What do I mean by that? Pick your long run strategies and stick with them, practice them diligently, and they’ll start to pay dividends. So a regular exercise routine, mindfulness, daily breathing exercises, positive mantras, imaging success – some cocktail mix of these will be effective for you over time. They will not, repeat not, be effective tomorrow, on a one-time basis, when you’re suddenly panicking about a presentation and google “adrenaline’ and find this blog post or others like it.
And of course, the single best form of adrenaline management is regular rehearsal and practice. If you’ve done something many, many times, it’s typically less terrifying than if you’ve done something only once.
But in the short run, you’ll need to practice mood management. And that means finding something that reliably calms you down after the high of a presentation. A long walk, a nap or meditation session, or a couple of stiff drinks at the bar – find something that’s going to be immediately helpful given your particular history, psychology, and physiology.
The point is to do something to protect yourself against obsessively reliving a catastrophe, which is particularly dangerous only if you ever plan to speak again. One of the wonders of the human mind is its ability to recognize and establish patterns based on very little evidence.
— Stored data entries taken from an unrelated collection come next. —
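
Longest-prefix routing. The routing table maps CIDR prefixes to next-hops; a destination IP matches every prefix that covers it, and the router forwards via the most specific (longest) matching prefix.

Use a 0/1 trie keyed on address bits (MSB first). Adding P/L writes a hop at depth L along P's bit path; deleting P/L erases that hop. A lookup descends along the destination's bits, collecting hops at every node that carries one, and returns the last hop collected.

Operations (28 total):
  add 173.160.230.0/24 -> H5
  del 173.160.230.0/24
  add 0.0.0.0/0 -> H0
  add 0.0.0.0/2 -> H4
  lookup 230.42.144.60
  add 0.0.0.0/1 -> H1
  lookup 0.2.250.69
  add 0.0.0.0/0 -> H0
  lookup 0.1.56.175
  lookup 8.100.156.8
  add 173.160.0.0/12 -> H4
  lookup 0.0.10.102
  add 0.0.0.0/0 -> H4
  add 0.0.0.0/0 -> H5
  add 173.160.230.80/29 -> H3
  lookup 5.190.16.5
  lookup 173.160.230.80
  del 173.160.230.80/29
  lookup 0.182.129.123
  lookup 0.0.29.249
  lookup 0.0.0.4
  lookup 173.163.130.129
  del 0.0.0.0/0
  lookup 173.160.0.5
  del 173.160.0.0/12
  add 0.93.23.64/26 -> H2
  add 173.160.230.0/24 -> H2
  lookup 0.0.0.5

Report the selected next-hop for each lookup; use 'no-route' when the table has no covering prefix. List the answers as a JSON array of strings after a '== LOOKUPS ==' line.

Apply in order:
  add 173.160.230.0/24 -> H5 at depth 24
  - 173.160.230.0/24 clear@24
  add 0.0.0.0/0 -> H0 at depth 0
  add 0.0.0.0/2 -> H4 at depth 2
  lookup 230.42.144.60: bits 1 walk d0:H0→d1:- -> H0
  add 0.0.0.0/1 -> H1 at depth 1
  lookup 0.2.250.69: bits 00 walk d0:H0→d1:H1→d2:H4 -> H4
  add 0.0.0.0/0 -> H0 at depth 0
  lookup 0.1.56.175: bits 00 walk d0:H0→d1:H1→d2:H4 -> H4
  lookup 8.100.156.8: bits 00 walk d0:H0→d1:H1→d2:H4 -> H4
  add 173.160.0.0/12 -> H4 at depth 12
  lookup 0.0.10.102: bits 00 walk d0:H0→d1:H1→d2:H4 -> H4
  add 0.0.0.0/0 -> H4 at depth 0
  add 0.0.0.0/0 -> H5 at depth 0
  add 173.160.230.80/29 -> H3 at depth 29
  lookup 5.190.16.5: bits 00 walk d0:H5→d1:H1→d2:H4 -> H4
  lookup 173.160.230.80: bits 10101101101000001110011001010 walk d0:H5→d1:-→d2:-→d3:-→d4:-→d5:-→d6:-→d7:-→d8:-→d9:-→d10:-→d11:-→d12:H4→d13:-→d14:-→d15:-→d16:-→d17:-→d18:-→d19:-→d20:-→d21:-→d22:-→d23:-→d24:-→d25:-→d26:-→d27:-→d28:-→d29:H3 -> H3
  - 173.160.230.80/29 clear@29
  lookup 0.182.129.123: bits 00 walk d0:H5→d1:H1→d2:H4 -> H4
  lookup 0.0.29.249: bits 00 walk d0:H5→d1:H1→d2:H4 -> H4
  lookup 0.0.0.4: bits 00 walk d0:H5→d1:H1→d2:H4 -> H4
  lookup 173.163.130.129: bits 10101101101000 walk d0:H5→d1:-→d2:-→d3:-→d4:-→d5:-→d6:-→d7:-→d8:-→d9:-→d10:-→d11:-→d12:H4→d13:-→d14:- -> H4
  - 0.0.0.0/0 clear@0
  lookup 173.160.0.5: bits 1010110110100000 walk d0:-→d1:-→d2:-→d3:-→d4:-→d5:-→d6:-→d7:-→d8:-→d9:-→d10:-→d11:-→d12:H4→d13:-→d14:-→d15:-→d16:- -> H4
  - 173.160.0.0/12 clear@12
  add 0.93.23.64/26 -> H2 at depth 26
  add 173.160.230.0/24 -> H2 at depth 24
  lookup 0.0.0.5: bits 000000000 walk d0:-→d1:H1→d2:H4→d3:-→d4:-→d5:-→d6:-→d7:-→d8:-→d9:- -> H4

== LOOKUPS ==
["H0","H4","H4","H4","H4","H4","H3","H4","H4","H4","H4","H4","H4"]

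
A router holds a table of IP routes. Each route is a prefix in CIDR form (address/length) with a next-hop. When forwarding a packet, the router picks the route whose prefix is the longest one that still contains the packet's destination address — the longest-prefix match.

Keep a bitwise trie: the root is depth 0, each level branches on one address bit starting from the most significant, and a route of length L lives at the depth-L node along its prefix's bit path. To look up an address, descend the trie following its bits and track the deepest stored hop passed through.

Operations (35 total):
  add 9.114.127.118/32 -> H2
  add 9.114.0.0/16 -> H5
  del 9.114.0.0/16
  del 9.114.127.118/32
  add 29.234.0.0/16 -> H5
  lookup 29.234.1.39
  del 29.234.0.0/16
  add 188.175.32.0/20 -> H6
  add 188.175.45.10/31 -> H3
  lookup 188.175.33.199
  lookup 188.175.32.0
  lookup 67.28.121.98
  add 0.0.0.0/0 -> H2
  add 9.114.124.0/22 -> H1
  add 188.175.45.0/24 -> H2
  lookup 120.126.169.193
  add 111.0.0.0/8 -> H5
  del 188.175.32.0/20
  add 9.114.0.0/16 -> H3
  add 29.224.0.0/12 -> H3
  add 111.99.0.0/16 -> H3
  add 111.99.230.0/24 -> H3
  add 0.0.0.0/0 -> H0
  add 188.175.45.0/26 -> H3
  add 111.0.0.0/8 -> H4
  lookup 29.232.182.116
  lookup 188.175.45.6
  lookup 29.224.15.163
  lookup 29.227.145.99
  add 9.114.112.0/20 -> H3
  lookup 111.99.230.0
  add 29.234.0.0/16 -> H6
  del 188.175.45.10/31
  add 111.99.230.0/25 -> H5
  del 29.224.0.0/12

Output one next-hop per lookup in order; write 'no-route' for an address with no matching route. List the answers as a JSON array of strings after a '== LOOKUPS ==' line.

Apply in order:
  + 9.114.127.118/32 (H2) depth=32
  + 9.114.0.0/16 (H5) depth=16
  - 9.114.0.0/16 clear@16
  - 9.114.127.118/32 clear@32
  + 29.234.0.0/16 (H5) depth=16
  lookup 29.234.1.39: bits 0001110111101010 walk d0:-→d1:-→d2:-→d3:-→d4:-→d5:-→d6:-→d7:-→d8:-→d9:-→d10:-→d11:-→d12:-→d13:-→d14:-→d15:-→d16:H5 -> H5
  - 29.234.0.0/16 clear@16
  + 188.175.32.0/20 (H6) depth=20
  + 188.175.45.10/31 (H3) depth=31
  lookup 188.175.33.199: bits 10111100101011110010 walk d0:-→d1:-→d2:-→d3:-→d4:-→d5:-→d6:-→d7:-→d8:-→d9:-→d10:-→d11:-→d12:-→d13:-→d14:-→d15:-→d16:-→d17:-→d18:-→d19:-→d20:H6 -> H6
  lookup 188.175.32.0: bits 10111100101011110010 walk d0:-→d1:-→d2:-→d3:-→d4:-→d5:-→d6:-→d7:-→d8:-→d9:-→d10:-→d11:-→d12:-→d13:-→d14:-→d15:-→d16:-→d17:-→d18:-→d19:-→d20:H6 -> H6
  lookup 67.28.121.98: bits 0 walk d0:-→d1:- -> no-route
  + 0.0.0.0/0 (H2) depth=0
  + 9.114.124.0/22 (H1) depth=22
  + 188.175.45.0/24 (H2) depth=24
  lookup 120.126.169.193: bits 0 walk d0:H2→d1:- -> H2
  + 111.0.0.0/8 (H5) depth=8
  - 188.175.32.0/20 clear@20
  + 9.114.0.0/16 (H3) depth=16
  + 29.224.0.0/12 (H3) depth=12
  + 111.99.0.0/16 (H3) depth=16
  + 111.99.230.0/24 (H3) depth=24
  + 0.0.0.0/0 (H0) depth=0
  + 188.175.45.0/26 (H3) depth=26
  + 111.0.0.0/8 (H4) depth=8
  lookup 29.232.182.116: bits 00011101111010 walk d0:H0→d1:-→d2:-→d3:-→d4:-→d5:-→d6:-→d7:-→d8:-→d9:-→d10:-→d11:-→d12:H3→d13:-→d14:- -> H3
  lookup 188.175.45.6: bits 1011110010101111001011010000 walk d0:H0→d1:-→d2:-→d3:-→d4:-→d5:-→d6:-→d7:-→d8:-→d9:-→d10:-→d11:-→d12:-→d13:-→d14:-→d15:-→d16:-→d17:-→d18:-→d19:-→d20:-→d21:-→d22:-→d23:-→d24:H2→d25:-→d26:H3→d27:-→d28:- -> H3
  lookup 29.224.15.163: bits 000111011110 walk d0:H0→d1:-→d2:-→d3:-→d4:-→d5:-→d6:-→d7:-→d8:-→d9:-→d10:-→d11:-→d12:H3 -> H3
  lookup 29.227.145.99: bits 000111011110 walk d0:H0→d1:-→d2:-→d3:-→d4:-→d5:-→d6:-→d7:-→d8:-→d9:-→d10:-→d11:-→d12:H3 -> H3
  + 9.114.112.0/20 (H3) depth=20
  lookup 111.99.230.0: bits 011011110110001111100110 walk d0:H0→d1:-→d2:-→d3:-→d4:-→d5:-→d6:-→d7:-→d8:H4→d9:-→d10:-→d11:-→d12:-→d13:-→d14:-→d15:-→d16:H3→d17:-→d18:-→d19:-→d20:-→d21:-→d22:-→d23:-→d24:H3 -> H3
  + 29.234.0.0/16 (H6) depth=16
  - 188.175.45.10/31 clear@31
  + 111.99.230.0/25 (H5) depth=25
  - 29.224.0.0/12 clear@12

== LOOKUPS ==
["H5","H6","H6","no-route","H2","H3","H3","H3","H3","H3"]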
That’s a big part of what makes us such smart animals, able to figure out complicated planning sequences and to make huge changes in our personal lives, and the planet’s.
But that very pattern ability will do you a huge disservice if you have, say, a negative speaking experience for some reason, and then, lacking any effort in mood management after the event, you start to think to yourself, “every time I do this thing called speaking, terrible results occur.” That’s human pattern recognition gone wrong, and it can quickly become a nightmare for otherwise competent executives who have to speak as part of their job description. I’ve worked many times over the years with executives who were convinced, based on a bad experience as a kid, that all their adult speaking occasions were doomed to fail. That’s the power of pattern recognition.
Start the short and long-term work now, and you’ll thank me later.